Ekonomiye dayanan ahlak. Paran varsa ahlak. Yoksa yoktur.

Ahlak, herkesin kendi sınırları içinde yaşadığı şeydir. Başkasının istemediği şeyleri yapmadığın sürece özgürsündür.
ahlak finansal bir şey değildir aslında, toplumsal bile değildir. tamamen kişisel bir mevzudur.

insan gün gelir dünyanın en ahlaksız işini yapar, ki bu ona göre ahlak tartışmasının yanında bile geçmez. gün olur, üstüne vazife olmadan hayat kurtarır; ona da dönüp bakmaz.

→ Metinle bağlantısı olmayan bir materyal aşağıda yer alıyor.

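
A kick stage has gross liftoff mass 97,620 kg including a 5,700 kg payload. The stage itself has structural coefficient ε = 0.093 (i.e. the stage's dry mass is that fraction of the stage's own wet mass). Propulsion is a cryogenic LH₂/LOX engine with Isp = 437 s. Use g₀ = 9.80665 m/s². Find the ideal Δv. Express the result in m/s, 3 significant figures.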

ahlak, adalet, adalet duygusu, etik... bunların çoğu aslında bireyin kendisinde biter.

sadece vicdan ve hukuk farklıdır. vicdan insanlıkla, hukuk yasayla sabittir.

tartışması olmaz.

dolayısıyla bu konuların parayla alakası olduğunu düşünmüyorum.

esasında kapitalizm/sosyalizm/sosyal demokrasi/komünizm aklınıza ne gelirse bunların konuşulmaya gerek olmayacağı kadar eskidiğini düşünüyorum.

-izmle iş yapma devri bitti bence.

herkes bunu sscb'nin çöküşüne bağlar, bana göre tamamen silikon devrimi.

çip, internet, sosyal medya, gerçekten konuşulmaya değecek tek cümlenin bile mutlaka konuşulması.

bugün gördüğünüz birtakım eski usûl insanların 20 sene sonra kopyası bile kalmayacak.

her şey değişiyor.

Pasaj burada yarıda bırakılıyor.